Being interviewed by a New York Times reporter is a banner day indeed. The writer singled me out from a transcript of a national conference call with Centers for Medicare Services, or CMS. What drew her interest was my position as a patient advocate which was unique amongst the participants of the call.
She basically wanted to know how the recent changes in Medicare standards for rehabilitation therapy (specifically changes in the “improvement standard”) affected my patients. I gave her two examples.
In both cases described to her, extended therapy was granted as a result of our patient advocacy.
One elderly gentleman with a broken hip was able in the extended time frame to develop enough strength and endurance to discharge from the skilled nursing setting to a better long-term living situation. He escaped living the rest of his life immobile for all intents and purposes, stuck in wheel chair whenever he was out of bed. That few weeks of extra therapy got him over the hump and back on his feet.

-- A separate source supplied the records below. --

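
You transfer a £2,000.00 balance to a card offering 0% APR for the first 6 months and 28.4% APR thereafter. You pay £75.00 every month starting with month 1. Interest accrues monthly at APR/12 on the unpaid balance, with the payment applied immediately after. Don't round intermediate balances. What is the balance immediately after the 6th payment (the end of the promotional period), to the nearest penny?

Promo months 1–6 at r₀ = 0%/12 = 0; months 7+ at r₁ = 28.4%/12 = 0.0236667.
After month 6 (no interest yet): B = £2,000.00 − 6·£75.00 = £1,550.00.

£1,550.00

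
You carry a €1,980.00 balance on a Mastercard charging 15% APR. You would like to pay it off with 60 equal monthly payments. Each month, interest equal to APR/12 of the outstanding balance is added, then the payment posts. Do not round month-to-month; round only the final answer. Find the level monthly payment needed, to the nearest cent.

Monthly rate r = 15%/12 = 1.25% = 0.0125.
Level-payment amortization: P = B₀·r / (1 − (1+r)^(−n)) = 1980.00·0.0125 / (1 − 1.0125^(−60)).
Denominator 1 − (1+r)^(−60) = 0.525432397.
P = 24.75 / 0.525432397 ≈ 47.10.

€47.10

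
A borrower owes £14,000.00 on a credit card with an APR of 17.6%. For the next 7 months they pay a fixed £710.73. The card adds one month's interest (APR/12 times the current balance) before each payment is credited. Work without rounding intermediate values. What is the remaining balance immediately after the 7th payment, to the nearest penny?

£10,302.70

Monthly rate r = 17.6%/12 = 1.46667% = 0.0146667.
Each month: B ← B·(1+r) − £710.73.
Month 1: interest £205.33; balance after payment £13,494.60.
Month 2: interest £197.92; balance after payment £12,981.79.
Month 3: interest £190.40; balance after payment £12,461.46.
Month 4: interest £182.77; balance after payment £11,933.50.
Month 5: interest £175.02; balance after payment £11,397.80.
Month 6: interest £167.17; balance after payment £10,854.23.
Month 7: interest £159.20; balance after payment £10,302.70.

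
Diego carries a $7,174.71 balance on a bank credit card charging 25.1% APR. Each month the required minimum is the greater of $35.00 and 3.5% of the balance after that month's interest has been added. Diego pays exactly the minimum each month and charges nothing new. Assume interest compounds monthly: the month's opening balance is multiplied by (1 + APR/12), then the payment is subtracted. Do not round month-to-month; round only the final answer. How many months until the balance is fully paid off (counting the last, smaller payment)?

176 months

Monthly rate r = 25.1%/12 = 2.09167% = 0.0209167.
While 3.5% of the post-interest balance exceeds $35.00, each month B ← (B·(1+r))·(1 − 0.035), i.e. B shrinks by the factor (1+r)·0.965 = 0.98518.
This holds for months 1–134. Entering month 135 the balance is $970.88; 3.5% of the post-interest balance is now below $35.00, so the flat $35.00 minimum applies from here.
From month 135 a fixed $35.00 at rate r clears $970.88 in 42 more payments. Total: 134 + 42 = 176 months.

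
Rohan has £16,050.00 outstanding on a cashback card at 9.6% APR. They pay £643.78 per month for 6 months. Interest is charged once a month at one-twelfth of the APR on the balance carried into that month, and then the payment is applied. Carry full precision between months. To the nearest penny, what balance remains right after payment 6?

Monthly rate r = 9.6%/12 = 0.8% = 0.008.
Each month: B ← B·(1+r) − £643.78.
Month 1: interest £128.40; balance after payment £15,534.62.
Month 2: interest £124.28; balance after payment £15,015.12.
Month 3: interest £120.12; balance after payment £14,491.46.
Month 4: interest £115.93; balance after payment £13,963.61.
Month 5: interest £111.71; balance after payment £13,431.54.
Month 6: interest £107.45; balance after payment £12,895.21.

£12,895.21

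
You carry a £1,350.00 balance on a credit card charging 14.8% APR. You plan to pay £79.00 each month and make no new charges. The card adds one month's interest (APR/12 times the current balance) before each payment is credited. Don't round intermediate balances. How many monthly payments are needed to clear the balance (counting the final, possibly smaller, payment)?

20 months

Monthly rate r = 14.8%/12 = 1.23333% = 0.0123333.
Recurrence: B ← B·(1+r) − £79.00.
Month 1: interest £16.65; balance after payment £1,287.65.
Month 2: interest £15.88; balance after payment £1,224.53.
Closed form: n = −ln(1 − rB₀/P)/ln(1+r) = −ln(0.78924)/ln(1.01233) ≈ 19.309, so the balance reaches zero during payment 20.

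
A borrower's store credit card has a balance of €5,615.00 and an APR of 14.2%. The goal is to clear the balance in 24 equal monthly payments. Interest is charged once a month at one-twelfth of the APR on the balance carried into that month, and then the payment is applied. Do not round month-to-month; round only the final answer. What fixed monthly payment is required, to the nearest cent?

€270.12

Monthly rate r = 14.2%/12 = 1.18333% = 0.0118333.
Level-payment amortization: P = B₀·r / (1 − (1+r)^(−n)) = 5615.00·0.0118333 / (1 − 1.01183^(−24)).
Denominator 1 − (1+r)^(−24) = 0.245977301.
P = 66.4442 / 0.245977301 ≈ 270.12.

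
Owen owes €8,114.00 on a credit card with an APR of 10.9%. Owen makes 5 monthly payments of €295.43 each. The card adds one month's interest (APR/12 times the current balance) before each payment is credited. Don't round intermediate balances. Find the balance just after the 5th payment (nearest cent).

€6,985.04

Monthly rate r = 10.9%/12 = 0.908333% = 0.00908333.
Each month: B ← B·(1+r) − €295.43.
Month 1: interest €73.70; balance after payment €7,892.27.
Month 2: interest €71.69; balance after payment €7,668.53.
Month 3: interest €69.66; balance after payment €7,442.76.
Month 4: interest €67.61; balance after payment €7,214.93.
Month 5: interest €65.54; balance after payment €6,985.04.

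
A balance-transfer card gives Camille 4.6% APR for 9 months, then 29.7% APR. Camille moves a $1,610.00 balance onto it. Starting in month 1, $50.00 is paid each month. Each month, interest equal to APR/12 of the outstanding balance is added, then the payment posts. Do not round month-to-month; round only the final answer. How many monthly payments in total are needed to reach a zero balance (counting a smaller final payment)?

Promo months 1–9 at r₀ = 4.6%/12 = 0.00383333; months 10+ at r₁ = 29.7%/12 = 0.02475.
After month 9: iterate B ← B·(1+r₀) − $50.00 for 9 months → $1,209.44.
Then at r₁ with $50.00/mo: n₂ = −ln(1 − r₁·B/P)/ln(1+r₁) ≈ 37.34 → 38 more payments.

47 payments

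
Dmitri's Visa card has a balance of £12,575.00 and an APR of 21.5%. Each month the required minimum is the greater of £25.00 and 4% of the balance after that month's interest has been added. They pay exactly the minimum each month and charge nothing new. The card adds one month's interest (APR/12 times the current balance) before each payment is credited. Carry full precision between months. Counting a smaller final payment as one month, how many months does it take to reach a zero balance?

Monthly rate r = 21.5%/12 = 1.79167% = 0.0179167.
While 4% of the post-interest balance exceeds £25.00, each month B ← (B·(1+r))·(1 − 0.04), i.e. B shrinks by the factor (1+r)·0.96 = 0.9772.
This holds for months 1–131. Entering month 132 the balance is £612.83; 4% of the post-interest balance is now below £25.00, so the flat £25.00 minimum applies from here.
From month 132 a fixed £25.00 at rate r clears £612.83 in 33 more payments. Total: 131 + 33 = 164 months.

164 months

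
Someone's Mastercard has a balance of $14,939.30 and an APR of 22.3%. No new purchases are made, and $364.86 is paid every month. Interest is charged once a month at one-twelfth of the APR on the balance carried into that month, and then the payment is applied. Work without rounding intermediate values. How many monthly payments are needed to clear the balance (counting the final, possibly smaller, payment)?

Monthly rate r = 22.3%/12 = 1.85833% = 0.0185833.
Recurrence: B ← B·(1+r) − $364.86.
Month 1: interest $277.62; balance after payment $14,852.06.
Month 2: interest $276.00; balance after payment $14,763.20.
Closed form: n = −ln(1 − rB₀/P)/ln(1+r) = −ln(0.2391)/ln(1.01858) ≈ 77.711, so the balance reaches zero during payment 78.

78 months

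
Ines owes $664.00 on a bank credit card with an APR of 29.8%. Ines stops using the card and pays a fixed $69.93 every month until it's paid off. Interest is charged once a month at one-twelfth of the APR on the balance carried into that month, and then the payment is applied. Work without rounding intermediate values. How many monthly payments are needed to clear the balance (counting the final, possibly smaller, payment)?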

The retired, blind Catholic nun who needed more therapy after a pelvic fracture was able to extend her therapy long enough to regain confidence and strength to a use a walker semi-independently. She too escaped the all too frequent and tragic fate of consignment to her wheel chair or bed, where immobility becomes permanent.
This happened not only because the “Jimmo-Sebelius” class action lawsuit, which was brought on by the Center for Medicare Advocacy, was won on behalf of Medicare recipients in 2013, but also because there were patient advocates impacting a system that needs to be recalibrated. Millions of elders are in need of significant therapy accommodations to be able to regain their lives back.
What’s the big deal about a few more weeks of therapy anyway? What real world effect is there when elders who could have gotten back to their pre-injury baseline are discharged from therapy prematurely?
Immobility is what happens.
Often overlooked, immobility is one of the most dangerous co-morbidities faced by elders who often have their lives shortened by related “complications.”
Meet immobility’s ugly twin sisters: pneumonia and deep vein thrombosis.
If it’s true that hope springs eternal, it’s certainly not true in the halls of most long term care facilities when people are unnecessarily denied a chance to meet their maximum rehabilitation potential. It is not true when elders who’ve lost what movement and independence they recently enjoyed become completely dependent on others for their most personal needs.
Waiting too long for someone to take you to the bathroom quickly devolves to incontinence. The only things that spring up in that environment are urinary tract infections and despair. This whole cycle is exactly why extended therapy for patients in a post-acute rehabilitation situation is so critical. Extended therapy which helps elders maintain their highest level of mobility and maximum independence is not only good for elders, it also cuts costs for Medicare in the long run.
The other side of the story is that while the “sea change” represented by “Jimmo vs Sebelius” filters down from top policy levels to the Medicare payment mechanisms, it is potentially problematic for providers.
How so? At least theoretically, the system is now demanding something that providers may not be reimbursed for in a timely fashion, if at all. Just because the policy makers at CMS have re-written the Medicare manual at post-acute care delivery settings and have done national conference calls and webinars on the changes doesn’t mean the folks in accounts payable department at CMS will get the memo.
On a conference call with CMS, I was the only patient advocate on the line. All others were confused providers quite obviously concerned that they might not be reimbursed for this extended therapy based on the new “maintenance standard.” Who will be the provider’s advocate when their billing for extended therapy for their patients gets denied because the system hasn’t been updated to accommodate this change?
Both patients and providers need advocacy in this situation. Otherwise everyone will play it safe and unless skilled and timely advocacy is leveraged, providers will continue operating under the default of the improvement standard. The result of that is that the fragile elderly whose one hope is a few more weeks or months of therapy will be denied it and be stuck in the downward spiral of decline.